番外作戦はうんざり

 sivadさんが、NATROMさんが英語の和訳を間違っているという指摘をされました。

NATROM氏はどこで道をあやまったのか〜2002年、ある分岐点〜
http://d.hatena.ne.jp/sivad/20130809/p1

 確かに、sivadさんの訳の方がこなれていて上手ですね。NATROMさんの方は日本語になりきっていないように感じます。(私の語学の評価はあてになりませんが)で、それだけですね。両方の和訳ではニュアンスの違いはありますが、内容的に大きな違いがあるんでしょうかね。

sivad訳
化学物質過敏症であるとの患者の訴えや、その疑いがある場合には、そういった訴えを精神的なものとして却下するのではなく、包括的な検査をすることが不可欠である、というのが現在のコンセンサスである。』

NATROM訳
多種類化学物質過敏症だと主張されている、あるいは多種類化学物質過敏症だと疑われている症例においては、訴えを精神的なものとし て見過ごされるべきでなく、完全な検査が必要であるというのが、現在のコンセンサスである。

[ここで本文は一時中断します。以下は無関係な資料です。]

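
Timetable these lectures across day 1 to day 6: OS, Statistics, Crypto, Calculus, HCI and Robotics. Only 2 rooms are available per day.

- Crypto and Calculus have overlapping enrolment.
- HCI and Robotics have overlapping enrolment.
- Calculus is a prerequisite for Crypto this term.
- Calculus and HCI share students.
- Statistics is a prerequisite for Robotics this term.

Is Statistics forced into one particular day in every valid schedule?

No

Statistics can be day 1 (e.g. Crypto -> day 2, HCI -> day 3, Statistics -> day 1, Calculus -> day 1, OS -> day 3, Robotics -> day 2) or day 2 (e.g. OS in day 1; Statistics in day 2; Crypto in day 2; Calculus in day 1; HCI in day 4; Robotics in day 3).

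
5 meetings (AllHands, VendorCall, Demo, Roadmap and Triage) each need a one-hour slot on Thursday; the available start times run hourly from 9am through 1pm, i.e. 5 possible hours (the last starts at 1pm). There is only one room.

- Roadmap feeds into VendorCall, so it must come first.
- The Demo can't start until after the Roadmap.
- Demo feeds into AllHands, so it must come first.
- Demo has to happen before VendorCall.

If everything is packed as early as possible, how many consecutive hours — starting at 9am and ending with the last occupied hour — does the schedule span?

The precedence chain requires at least 3 distinct hours.
With at most 1 per hour and 5 meetings, at least 5 hours are needed.
5 works (last occupied hour: 1pm): for example VendorCall -> 11am, AllHands -> 12pm, Triage -> 1pm, Demo -> 10am, Roadmap -> 9am.

5 hours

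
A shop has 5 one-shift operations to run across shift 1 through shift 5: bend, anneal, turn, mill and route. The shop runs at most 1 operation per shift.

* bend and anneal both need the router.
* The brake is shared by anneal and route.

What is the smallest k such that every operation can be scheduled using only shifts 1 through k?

With at most 1 per shift and 5 operations, at least 5 shifts are needed.
5 works (last occupied shift: shift 5): for example mill=shift 4, route=shift 5, anneal=shift 2, turn=shift 3, bend=shift 1.

5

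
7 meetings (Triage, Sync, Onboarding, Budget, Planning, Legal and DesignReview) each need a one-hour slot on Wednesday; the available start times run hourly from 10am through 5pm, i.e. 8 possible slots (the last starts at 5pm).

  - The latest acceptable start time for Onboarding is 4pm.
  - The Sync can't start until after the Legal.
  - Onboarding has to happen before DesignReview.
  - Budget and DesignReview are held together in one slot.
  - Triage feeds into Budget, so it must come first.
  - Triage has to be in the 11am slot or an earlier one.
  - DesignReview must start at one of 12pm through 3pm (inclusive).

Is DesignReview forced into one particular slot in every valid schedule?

DesignReview can be 12pm (e.g. Planning in 10am, Onboarding in 10am, DesignReview in 12pm, Legal in 10am, Sync in 11am, Budget in 12pm, Triage in 10am) or 1pm (e.g. Legal=10am, Sync=11am, Planning=10am, Budget=1pm, Triage=10am, Onboarding=10am, DesignReview=1pm).

No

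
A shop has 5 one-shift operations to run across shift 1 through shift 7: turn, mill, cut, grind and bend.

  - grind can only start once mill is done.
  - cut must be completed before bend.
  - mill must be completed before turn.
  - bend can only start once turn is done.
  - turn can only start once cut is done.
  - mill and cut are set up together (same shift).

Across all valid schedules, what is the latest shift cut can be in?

shift 5

Downstream work caps cut at shift 5.
cut at shift 5 is achievable: turn=shift 6, mill=shift 5, cut=shift 5, bend=shift 7, grind=shift 6.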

 患者が化学物質過敏症だと「訴える」のと「主張する」ので何か、大きな意味の違いが生じるのでしょうか。「疑いがある場合は」と「疑われている症例においては」では、ちがいますかね。別に違わないと思います。

 sivadさんの主張の要点は、下記かと思います。

どうもNATROM氏は、claimedやsuspectedという単語を用いているから、化学物質過敏症は否定的にとらえられている、といいたいようです

 この一文から、報告書の執筆者が化学物質過敏症を否定的に捉えているとNATROM氏は判断している。とsivadさんは考えているようですが、そうですかね。報告書全体から判断しているのでは。この文は、化学物質過敏症の評価をしているのではなく、診断上の注意を述べています。先入観や予断をもって判断せずに、ちゃんと検査診断しなさいという趣旨でしょう。当然の注意です。
 sivadさんは、実際上問題にならない違いを殊更に取り上げていちゃもんを付けているようにしか見えないのですが。
 
 もう一点の「thorough workup」の和訳、「完全な検査」と「包括的な検査」では、ニュアンス以上の違いがあるかもしれません。「完全な検査」と言ってしまうと、誤診が全くない完璧な検査と勘違いする人があるかもしれません。例えば「ゴールドスタンダード」を「感度100%特異度100%」の完璧な検査であるとNATROMさんが主張しているとsivadさんが勘違いしているように。もちろん、NATROMさんの言葉足らず(twitter上ではやむを得ない面があります)で誤解されたのだと思いますが。「実際上、感度100%特異度100%とみなす」という意味であると、別所で詳しく述べられています。完璧な検査などないのですから、一番確からしい検査がゴールドスタンダードというだけですね。感度や特異度を計算するための正解が分からないのですから、「感度100%特異度100%とみなす」だけです。
 まあ、現実の検査がどのようなものが知っている人なら、ほぼ100%と完璧に100%のどちらの意味なのかは分かりそうなものですが。どこにも存在しない完璧な検査があると主張する藁人形を攻撃をしているだけではないでしょうか。 

 結局、和訳が下手だという以上の指摘は見受けられません。訳に間違いがあり、NATROMさんの主張が崩れるというような指摘ではありませんから。ただ、NATROMさんの英語の能力の信頼性に疑いを抱かせるという印象操作効果はあるかもしれません。なんだか、どんどん残念な方向に向かっているようです。
 そんなことより、超微量の化学物質で症状が出るという根拠を示し、真正面から議論していただけるとよいのですが。